Friday, June 18, 2010
Ole!
On Wednesday I attended a flamenco performance in the Casa de la Memoria in el Barrio Santa Cruz. Santa Cruz is Sevilla's historic Jewish quarter (Juderia). As with other old Jewish neighborhoods I have visited in Europe (such as Josefov in Prague), the area is both beautiful and tragic. Beauty lies in the grace of the structures and the art that have been preserved over centuries; sadness lingers in the realization that these neighborhoods are not living, breathing communities but museums. (In the case of Josefov, the neighborhood was rather morbidly and expressly intended to be a museum of an extinct race.) There are still people and businesses in the Barrio Santa Cruz of course, but now, so many generations after expulsion of the Jewish people and reclamation of the physical space and culture by the majority society, you have to listen closely to hear even the whispers of the Jewish community that once was.
Contemporary Santa Cruz is primarily a touristic neighborhood, replete with small hotels, tapas bars, restaurants and photo-snapping tourists. I arrived at the Casa de la Memoria a few minutes early and decided to stroll through the neighborhood. Along the way I encountered a church with doors carved intricately in the Moorish style. These decorative doors were reinforced by the ubiquitous metal-stud-reinforced wooden gates of all Sevillan churches. Making doors battering ram proof was all the rage before surveillance cameras entered the market. Thank goodness the old ways are obscure and Baroque. No need to fix them. Ba-dum-cha.

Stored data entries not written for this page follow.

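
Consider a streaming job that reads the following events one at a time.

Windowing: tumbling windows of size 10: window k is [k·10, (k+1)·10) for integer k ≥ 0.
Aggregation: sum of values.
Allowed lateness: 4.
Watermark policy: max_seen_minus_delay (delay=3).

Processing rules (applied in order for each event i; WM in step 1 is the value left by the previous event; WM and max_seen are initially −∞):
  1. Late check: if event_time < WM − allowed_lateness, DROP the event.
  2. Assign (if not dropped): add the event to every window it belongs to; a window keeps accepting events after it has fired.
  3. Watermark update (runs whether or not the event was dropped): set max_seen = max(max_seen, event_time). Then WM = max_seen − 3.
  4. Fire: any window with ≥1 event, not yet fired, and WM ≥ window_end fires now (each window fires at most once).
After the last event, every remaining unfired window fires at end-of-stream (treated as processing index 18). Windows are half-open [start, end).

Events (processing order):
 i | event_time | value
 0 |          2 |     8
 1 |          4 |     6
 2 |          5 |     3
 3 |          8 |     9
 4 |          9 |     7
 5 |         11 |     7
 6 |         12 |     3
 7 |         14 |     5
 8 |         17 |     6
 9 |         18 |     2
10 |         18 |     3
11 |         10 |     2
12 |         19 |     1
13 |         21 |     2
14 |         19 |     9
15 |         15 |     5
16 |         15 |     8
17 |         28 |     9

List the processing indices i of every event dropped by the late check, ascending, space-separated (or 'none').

11

i=0 t=2 v=8: → [0,10); WM=-1
i=1 t=4 v=6: → [0,10); WM=1
i=2 t=5 v=3: → [0,10); WM=2
i=3 t=8 v=9: → [0,10); WM=5
i=4 t=9 v=7: → [0,10); WM=6
i=5 t=11 v=7: → [10,20); WM=8
i=6 t=12 v=3: → [10,20); WM=9
i=7 t=14 v=5: → [10,20); WM=11; [0,10) fires=33
i=8 t=17 v=6: → [10,20); WM=14
i=9 t=18 v=2: → [10,20); WM=15
i=10 t=18 v=3: → [10,20); WM=15
i=11 t=10 v=2: DROP (t<15-4); WM=15
i=12 t=19 v=1: → [10,20); WM=16
i=13 t=21 v=2: → [20,30); WM=18
i=14 t=19 v=9: → [10,20); WM=18
i=15 t=15 v=5: → [10,20); WM=18
i=16 t=15 v=8: → [10,20); WM=18
i=17 t=28 v=9: → [20,30); WM=25; [10,20) fires=49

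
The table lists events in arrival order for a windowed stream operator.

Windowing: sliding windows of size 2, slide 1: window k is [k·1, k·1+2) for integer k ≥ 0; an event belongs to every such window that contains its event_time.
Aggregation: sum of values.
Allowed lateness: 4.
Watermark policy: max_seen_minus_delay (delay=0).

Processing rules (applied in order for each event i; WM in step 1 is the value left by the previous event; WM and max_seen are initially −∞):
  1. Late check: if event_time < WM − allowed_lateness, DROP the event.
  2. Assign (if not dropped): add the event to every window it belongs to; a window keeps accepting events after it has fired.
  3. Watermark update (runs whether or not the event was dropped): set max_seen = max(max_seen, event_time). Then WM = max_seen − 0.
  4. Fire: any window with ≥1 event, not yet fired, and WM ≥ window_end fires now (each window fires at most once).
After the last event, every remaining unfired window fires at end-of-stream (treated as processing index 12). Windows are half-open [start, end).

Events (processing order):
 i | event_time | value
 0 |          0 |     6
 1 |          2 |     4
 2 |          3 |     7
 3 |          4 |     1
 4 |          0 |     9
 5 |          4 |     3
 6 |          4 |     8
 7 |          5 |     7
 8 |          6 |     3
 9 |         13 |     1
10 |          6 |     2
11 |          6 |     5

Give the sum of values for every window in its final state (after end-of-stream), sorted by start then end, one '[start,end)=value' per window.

[0,2)=15 [1,3)=4 [2,4)=11 [3,5)=19 [4,6)=19 [5,7)=10 [6,8)=3 [12,14)=1 [13,15)=1

i=0 t=0 v=6: → [0,2); WM=0
i=1 t=2 v=4: → [2,4),[1,3); WM=2; [0,2) fires=6
i=2 t=3 v=7: → [3,5),[2,4); WM=3; [1,3) fires=4
i=3 t=4 v=1: → [4,6),[3,5); WM=4; [2,4) fires=11
i=4 t=0 v=9: → [0,2); WM=4
i=5 t=4 v=3: → [4,6),[3,5); WM=4
i=6 t=4 v=8: → [4,6),[3,5); WM=4
i=7 t=5 v=7: → [5,7),[4,6); WM=5; [3,5) fires=19
i=8 t=6 v=3: → [6,8),[5,7); WM=6; [4,6) fires=19
i=9 t=13 v=1: → [13,15),[12,14); WM=13; [5,7) fires=10 [6,8) fires=3
i=10 t=6 v=2: DROP (t<13-4); WM=13
i=11 t=6 v=5: DROP (t<13-4); WM=13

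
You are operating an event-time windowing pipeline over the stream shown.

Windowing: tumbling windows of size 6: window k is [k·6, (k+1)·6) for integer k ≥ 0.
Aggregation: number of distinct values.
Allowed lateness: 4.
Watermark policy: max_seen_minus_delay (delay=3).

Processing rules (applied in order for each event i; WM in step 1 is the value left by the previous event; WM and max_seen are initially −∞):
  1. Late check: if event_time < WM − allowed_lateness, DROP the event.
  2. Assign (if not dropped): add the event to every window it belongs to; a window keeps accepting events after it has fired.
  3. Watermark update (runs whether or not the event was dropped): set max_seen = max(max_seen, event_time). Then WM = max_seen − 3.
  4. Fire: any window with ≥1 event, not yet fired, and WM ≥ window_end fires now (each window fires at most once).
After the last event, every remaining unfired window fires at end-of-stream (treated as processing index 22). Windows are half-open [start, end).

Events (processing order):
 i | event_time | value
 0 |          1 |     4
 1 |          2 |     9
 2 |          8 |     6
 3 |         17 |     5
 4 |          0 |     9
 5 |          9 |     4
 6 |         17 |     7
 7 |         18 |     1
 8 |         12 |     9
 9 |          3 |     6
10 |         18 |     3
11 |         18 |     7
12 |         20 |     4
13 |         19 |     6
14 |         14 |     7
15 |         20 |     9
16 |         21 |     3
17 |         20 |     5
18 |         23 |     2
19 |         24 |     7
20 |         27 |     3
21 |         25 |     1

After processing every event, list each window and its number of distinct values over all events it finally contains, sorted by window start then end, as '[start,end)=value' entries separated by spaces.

i=0 t=1 v=4: → [0,6); WM=-2
i=1 t=2 v=9: → [0,6); WM=-1
i=2 t=8 v=6: → [6,12); WM=5
i=3 t=17 v=5: → [12,18); WM=14; [0,6) fires=2 [6,12) fires=1
i=4 t=0 v=9: DROP (t<14-4); WM=14
i=5 t=9 v=4: DROP (t<14-4); WM=14
i=6 t=17 v=7: → [12,18); WM=14
i=7 t=18 v=1: → [18,24); WM=15
i=8 t=12 v=9: → [12,18); WM=15
i=9 t=3 v=6: DROP (t<15-4); WM=15
i=10 t=18 v=3: → [18,24); WM=15
i=11 t=18 v=7: → [18,24); WM=15
i=12 t=20 v=4: → [18,24); WM=17
i=13 t=19 v=6: → [18,24); WM=17
i=14 t=14 v=7: → [12,18); WM=17
i=15 t=20 v=9: → [18,24); WM=17
i=16 t=21 v=3: → [18,24); WM=18; [12,18) fires=3
i=17 t=20 v=5: → [18,24); WM=18
i=18 t=23 v=2: → [18,24); WM=20
i=19 t=24 v=7: → [24,30); WM=21
i=20 t=27 v=3: → [24,30); WM=24; [18,24) fires=8
i=21 t=25 v=1: → [24,30); WM=24

[0,6)=2 [6,12)=1 [12,18)=3 [18,24)=8 [24,30)=3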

Back at the Casa de la Memoria, the flamenco performance was stirring! The space was a rather beautiful patio in the center of an 18th century townhouse. The show began after sunset, and as a result the photos are dark and don't quite capture the wonderfully romantic lighting. I imagined the lady of the house wrapped in an oversized embroidered shawl, watching from her second story balcony as the action unfolded on the patio below. The performers included a guitarist, a singer and a dancer. The show started with a quietly intricate Spanish guitar song. Soon, the guitar was joined by the plaintive but unwaveringly masculine voice of the singer. Finally, the dancer emerged. The synergy between guitar, singer and dancer was palpable. When the guitarist indulged in complex riffs, the singer and dancer murmured encouragement or clapped in rhythm. The dancer would then erupt in movement, an eddy of pain, love, flirtation and fury with moods punctuated by percussive feet and stoked by the musicians' calls of encouragement. Curiously, the dancer did both traditionally male and female styles of dance (and changed her costumes accordingly). La Zambra (the dancer) had superhumanly fast feet and an intensely emotive mien http://lazambra.es/.
The performance only strengthened my resolve to take flamenco classes here in Sevilla!